I have met with the planning team at North Devon District Council, who have provided much detail about where they see the current system falling down. And with this in mind I was one of the 50+ signatures on the new clause to the LURB which would abolish targets and the five year land supply. This is not to say I do not want more affordable homes built in our community, I want to ensure that what is built is lived in by people that work in our community.
I have also championed amendments on a registration scheme and new class of planning for short term holiday lets. These are the main opportunities within this Bill to implement change. I will continue to lobby the Treasury for taxation changes in next Spring’s budget.
I cannot guarantee that we will secure the amendments, but conversations with ministers are ongoing. There is an acknowledgement that doing nothing to tackle the huge rise in second homes and short term holiday lets in North Devon, and communities like ours around the coast, as well as places like the Lake District needs to be reversed.

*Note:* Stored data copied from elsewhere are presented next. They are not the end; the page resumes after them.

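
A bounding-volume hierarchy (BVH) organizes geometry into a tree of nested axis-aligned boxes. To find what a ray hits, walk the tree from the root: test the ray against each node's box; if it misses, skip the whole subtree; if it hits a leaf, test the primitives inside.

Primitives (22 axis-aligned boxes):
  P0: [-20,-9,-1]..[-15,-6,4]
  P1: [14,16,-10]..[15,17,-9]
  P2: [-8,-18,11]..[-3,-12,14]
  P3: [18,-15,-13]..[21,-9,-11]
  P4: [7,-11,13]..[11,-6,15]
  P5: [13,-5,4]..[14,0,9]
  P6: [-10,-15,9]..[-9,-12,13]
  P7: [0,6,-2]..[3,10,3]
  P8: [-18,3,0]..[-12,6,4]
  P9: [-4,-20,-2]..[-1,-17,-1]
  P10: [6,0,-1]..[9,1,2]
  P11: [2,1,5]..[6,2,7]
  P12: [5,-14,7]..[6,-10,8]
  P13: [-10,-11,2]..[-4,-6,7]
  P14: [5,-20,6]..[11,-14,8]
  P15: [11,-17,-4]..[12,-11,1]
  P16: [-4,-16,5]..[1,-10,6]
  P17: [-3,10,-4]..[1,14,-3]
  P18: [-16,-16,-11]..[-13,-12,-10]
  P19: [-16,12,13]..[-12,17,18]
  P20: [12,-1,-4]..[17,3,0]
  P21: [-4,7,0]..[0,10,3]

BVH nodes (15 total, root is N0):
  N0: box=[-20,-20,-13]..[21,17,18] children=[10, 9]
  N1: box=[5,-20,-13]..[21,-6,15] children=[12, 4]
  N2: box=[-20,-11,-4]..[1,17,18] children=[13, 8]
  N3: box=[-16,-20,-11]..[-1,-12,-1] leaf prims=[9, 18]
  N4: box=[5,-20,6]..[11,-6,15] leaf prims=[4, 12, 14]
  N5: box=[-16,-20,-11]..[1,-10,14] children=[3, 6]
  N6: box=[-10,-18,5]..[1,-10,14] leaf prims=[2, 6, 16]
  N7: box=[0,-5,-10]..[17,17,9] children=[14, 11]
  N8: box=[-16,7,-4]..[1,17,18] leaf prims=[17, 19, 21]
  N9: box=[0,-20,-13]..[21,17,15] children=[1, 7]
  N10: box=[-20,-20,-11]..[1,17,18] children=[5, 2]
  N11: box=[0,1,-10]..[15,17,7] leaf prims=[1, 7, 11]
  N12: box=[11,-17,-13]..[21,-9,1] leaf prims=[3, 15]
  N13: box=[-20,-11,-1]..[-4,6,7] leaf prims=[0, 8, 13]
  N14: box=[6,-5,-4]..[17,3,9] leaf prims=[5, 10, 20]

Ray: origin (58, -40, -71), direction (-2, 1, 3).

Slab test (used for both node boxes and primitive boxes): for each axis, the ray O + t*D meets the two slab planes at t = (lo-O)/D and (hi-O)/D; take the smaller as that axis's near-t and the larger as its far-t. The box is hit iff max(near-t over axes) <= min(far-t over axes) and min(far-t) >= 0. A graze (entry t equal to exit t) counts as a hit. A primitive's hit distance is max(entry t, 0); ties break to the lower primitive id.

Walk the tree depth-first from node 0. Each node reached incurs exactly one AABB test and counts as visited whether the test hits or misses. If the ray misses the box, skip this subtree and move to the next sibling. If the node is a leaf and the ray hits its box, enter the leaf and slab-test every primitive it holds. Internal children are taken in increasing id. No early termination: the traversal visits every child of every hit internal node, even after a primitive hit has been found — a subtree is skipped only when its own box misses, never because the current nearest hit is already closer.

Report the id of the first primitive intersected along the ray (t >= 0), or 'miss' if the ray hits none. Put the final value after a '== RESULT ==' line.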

I cannot write about planning without mentioning the ongoing situation at Yelland. To clarify this development was included in the 2018 Local Plan. It is the largest brownfield site in North Devon and its inclusion means it will be built on, the only conversation is what. I have tried to see if I can convert from brownfield to green, but a former power station really is a brownfield site. The developers put forward a plan that met the current planning laws. The Council’s expert planners recommended it was accepted. The elected councillors chose not to and sent it to appeal – which has now cost us as council taxpayers, tens of thousands of pounds, and will cost more as at least part of the developer’s costs will also be assigned to North Devon Council – because in planning terms it was an open and shut case.

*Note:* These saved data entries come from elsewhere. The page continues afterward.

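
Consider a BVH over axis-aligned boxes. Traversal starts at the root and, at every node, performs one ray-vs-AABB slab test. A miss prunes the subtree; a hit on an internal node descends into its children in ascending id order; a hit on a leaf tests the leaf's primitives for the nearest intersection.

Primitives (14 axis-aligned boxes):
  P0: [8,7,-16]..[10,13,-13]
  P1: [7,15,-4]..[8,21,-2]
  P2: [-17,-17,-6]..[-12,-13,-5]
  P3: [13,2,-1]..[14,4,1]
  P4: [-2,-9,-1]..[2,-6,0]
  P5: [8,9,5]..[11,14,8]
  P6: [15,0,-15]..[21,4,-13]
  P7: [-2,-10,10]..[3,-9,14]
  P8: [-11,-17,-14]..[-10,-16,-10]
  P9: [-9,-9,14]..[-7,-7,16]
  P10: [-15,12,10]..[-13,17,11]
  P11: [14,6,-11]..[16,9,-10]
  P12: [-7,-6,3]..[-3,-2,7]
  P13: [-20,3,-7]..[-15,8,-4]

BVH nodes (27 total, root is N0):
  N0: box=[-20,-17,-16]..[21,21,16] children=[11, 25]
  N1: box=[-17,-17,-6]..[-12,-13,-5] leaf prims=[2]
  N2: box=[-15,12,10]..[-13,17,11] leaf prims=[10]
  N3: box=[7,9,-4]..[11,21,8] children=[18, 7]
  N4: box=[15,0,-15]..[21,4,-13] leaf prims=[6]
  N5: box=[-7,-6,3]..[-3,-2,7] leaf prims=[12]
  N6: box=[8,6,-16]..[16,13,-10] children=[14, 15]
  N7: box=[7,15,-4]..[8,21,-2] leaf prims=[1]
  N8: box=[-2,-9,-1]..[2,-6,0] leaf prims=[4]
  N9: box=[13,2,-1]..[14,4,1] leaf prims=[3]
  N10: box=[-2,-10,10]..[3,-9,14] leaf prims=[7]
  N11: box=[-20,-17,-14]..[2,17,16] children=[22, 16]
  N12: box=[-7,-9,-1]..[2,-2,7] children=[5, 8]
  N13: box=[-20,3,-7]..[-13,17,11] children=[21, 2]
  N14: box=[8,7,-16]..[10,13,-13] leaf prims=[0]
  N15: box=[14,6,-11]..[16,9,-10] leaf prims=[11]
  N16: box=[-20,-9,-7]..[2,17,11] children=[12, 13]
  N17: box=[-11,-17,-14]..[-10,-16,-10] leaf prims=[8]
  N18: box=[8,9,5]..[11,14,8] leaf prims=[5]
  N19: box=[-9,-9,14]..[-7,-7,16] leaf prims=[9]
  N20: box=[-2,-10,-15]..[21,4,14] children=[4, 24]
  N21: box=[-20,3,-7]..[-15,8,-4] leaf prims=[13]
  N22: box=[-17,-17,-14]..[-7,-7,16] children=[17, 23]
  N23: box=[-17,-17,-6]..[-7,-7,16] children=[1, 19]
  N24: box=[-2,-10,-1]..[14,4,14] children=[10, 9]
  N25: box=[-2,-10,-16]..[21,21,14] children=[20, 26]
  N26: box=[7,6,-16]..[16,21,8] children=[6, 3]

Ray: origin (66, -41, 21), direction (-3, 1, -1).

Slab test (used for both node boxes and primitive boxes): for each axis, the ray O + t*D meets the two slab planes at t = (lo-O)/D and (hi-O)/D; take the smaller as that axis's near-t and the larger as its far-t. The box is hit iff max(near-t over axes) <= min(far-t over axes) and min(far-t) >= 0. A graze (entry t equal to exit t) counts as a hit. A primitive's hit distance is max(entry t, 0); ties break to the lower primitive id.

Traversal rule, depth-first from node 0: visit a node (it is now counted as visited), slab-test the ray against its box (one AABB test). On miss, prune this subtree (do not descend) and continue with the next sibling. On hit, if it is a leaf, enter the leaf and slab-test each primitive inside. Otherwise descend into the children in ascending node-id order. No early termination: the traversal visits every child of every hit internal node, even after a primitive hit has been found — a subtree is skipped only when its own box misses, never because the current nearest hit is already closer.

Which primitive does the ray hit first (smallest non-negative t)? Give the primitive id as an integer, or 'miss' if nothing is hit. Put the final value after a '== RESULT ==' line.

Walk:
N0 x:[15,86/3] y:[24,62] z:[5,37] -> hit [24,86/3], descend [11, 25]
  N11 x:[64/3,86/3] y:[24,58] z:[5,35] -> hit [24,86/3], descend [16, 22]
    N16 x:[64/3,86/3] y:[32,58] z:[10,28] -> miss, prune
    N22 x:[73/3,83/3] y:[24,34] z:[5,35] -> hit [73/3,83/3], descend [17, 23]
      N17 x:[76/3,77/3] y:[24,25] z:[31,35] -> miss, prune
      N23 x:[73/3,83/3] y:[24,34] z:[5,27] -> hit [73/3,27], descend [1, 19]
        N1 x:[26,83/3] y:[24,28] z:[26,27] -> hit [26,27] leaf, test {P2@t=26}
        N19 x:[73/3,25] y:[32,34] z:[5,7] -> miss, prune
  N25 x:[15,68/3] y:[31,62] z:[7,37] -> miss, prune

9 AABB tests over nodes [0, 11, 16, 22, 17, 23, 1, 19, 25]; 1 leaf entered; closest P2.

== RESULT ==
2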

Many decisions have been taken historically on this site that the local community disagreed with, and it is clear many locally do not want it built on. However, planning law as it stands, means it will be, and the ongoing community protest is just adding costs to all of us at a time none of us can afford them. I will continue to fight to change the law so similar developments are not permitted, and that the community feel their Local Plan is theirs and reflects our community’s needs. However, much like speeding, where we might not agree with the limit - if you get caught breaking it, you will still get a fine and I cannot support breaking planning laws. While I appreciate that people feel the need to carry on campaigning this will not change the law or this planning decision. I wholeheartedly commit to doing what I can do to make our planning laws better, so this does not happen again, but I must also be honest about this particular application.

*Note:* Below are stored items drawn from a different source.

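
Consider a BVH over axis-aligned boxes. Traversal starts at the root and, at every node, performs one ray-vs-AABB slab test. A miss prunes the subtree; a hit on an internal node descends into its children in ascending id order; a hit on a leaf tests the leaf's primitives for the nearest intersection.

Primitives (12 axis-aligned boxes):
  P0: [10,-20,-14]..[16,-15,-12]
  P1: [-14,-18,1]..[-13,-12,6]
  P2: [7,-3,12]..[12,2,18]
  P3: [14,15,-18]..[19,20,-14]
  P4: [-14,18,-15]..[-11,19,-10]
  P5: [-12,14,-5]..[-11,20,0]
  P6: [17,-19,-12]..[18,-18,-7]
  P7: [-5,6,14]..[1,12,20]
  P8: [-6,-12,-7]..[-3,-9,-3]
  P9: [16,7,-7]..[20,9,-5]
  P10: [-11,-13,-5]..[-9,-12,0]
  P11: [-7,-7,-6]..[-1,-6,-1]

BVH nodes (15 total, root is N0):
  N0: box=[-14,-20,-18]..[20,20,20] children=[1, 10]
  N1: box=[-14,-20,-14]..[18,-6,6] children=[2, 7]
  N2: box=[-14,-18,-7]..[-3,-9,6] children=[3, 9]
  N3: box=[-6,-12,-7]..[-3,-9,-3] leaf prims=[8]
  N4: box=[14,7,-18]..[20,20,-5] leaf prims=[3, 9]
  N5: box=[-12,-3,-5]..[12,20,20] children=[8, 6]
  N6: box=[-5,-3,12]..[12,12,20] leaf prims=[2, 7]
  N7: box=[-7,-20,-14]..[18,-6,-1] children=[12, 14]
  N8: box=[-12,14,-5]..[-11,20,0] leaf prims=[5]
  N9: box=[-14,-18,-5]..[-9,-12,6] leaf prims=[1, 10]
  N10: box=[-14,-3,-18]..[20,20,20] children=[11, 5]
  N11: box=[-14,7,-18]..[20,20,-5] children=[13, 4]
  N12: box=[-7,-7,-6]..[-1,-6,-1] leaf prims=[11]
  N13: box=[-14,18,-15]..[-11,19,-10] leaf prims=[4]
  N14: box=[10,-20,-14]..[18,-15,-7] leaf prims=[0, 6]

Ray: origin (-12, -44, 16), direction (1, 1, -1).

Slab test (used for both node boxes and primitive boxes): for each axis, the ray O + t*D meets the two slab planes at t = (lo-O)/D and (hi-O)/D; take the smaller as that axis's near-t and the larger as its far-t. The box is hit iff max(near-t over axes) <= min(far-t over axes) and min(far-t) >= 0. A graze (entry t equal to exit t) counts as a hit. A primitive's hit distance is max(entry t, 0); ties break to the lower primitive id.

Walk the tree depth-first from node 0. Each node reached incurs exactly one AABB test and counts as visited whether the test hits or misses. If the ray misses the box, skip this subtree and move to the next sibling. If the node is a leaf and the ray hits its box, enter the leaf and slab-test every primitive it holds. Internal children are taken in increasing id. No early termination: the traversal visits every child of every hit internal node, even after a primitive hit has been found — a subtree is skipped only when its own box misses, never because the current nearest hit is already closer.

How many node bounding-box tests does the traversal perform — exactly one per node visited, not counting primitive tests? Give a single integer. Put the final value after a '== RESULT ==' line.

Walk:
N0 x:[-2,32] y:[24,64] z:[-4,34] -> hit [24,32], descend [1, 10]
  N1 x:[-2,30] y:[24,38] z:[10,30] -> hit [24,30], descend [2, 7]
    N2 x:[-2,9] y:[26,35] z:[10,23] -> miss, prune
    N7 x:[5,30] y:[24,38] z:[17,30] -> hit [24,30], descend [12, 14]
      N12 x:[5,11] y:[37,38] z:[17,22] -> miss, prune
      N14 x:[22,30] y:[24,29] z:[23,30] -> hit [24,29] leaf, test {P0@t=28, P6(miss)}
  N10 x:[-2,32] y:[41,64] z:[-4,34] -> miss, prune

order=[0, 1, 2, 7, 12, 14, 10]  |boxes|=7  |leaves|=1  hit=P0

== RESULT ==
7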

I wrote to the then Secretary of State in July, enclosing a letter from Instow Parish Council asking for advice and support, the response, only recently received, was as expected: a closed door with regards to any further intervention or appeal. The correct place for the decision by the Planning Inspectorate to have been challenged would have been the courts and North Devon Council’s solicitors assessed that this would have been futile.
I have tried to be honest and at times blunt with campaigners who have been actively hostile towards this development and myself. It sadly appears that honesty is not often respectfully appreciated. We should fight, we should stand up when challenged but also respectfully appreciate that even when the battle is lost, the war can be won. The longer term fight for better planning is the war I am fighting.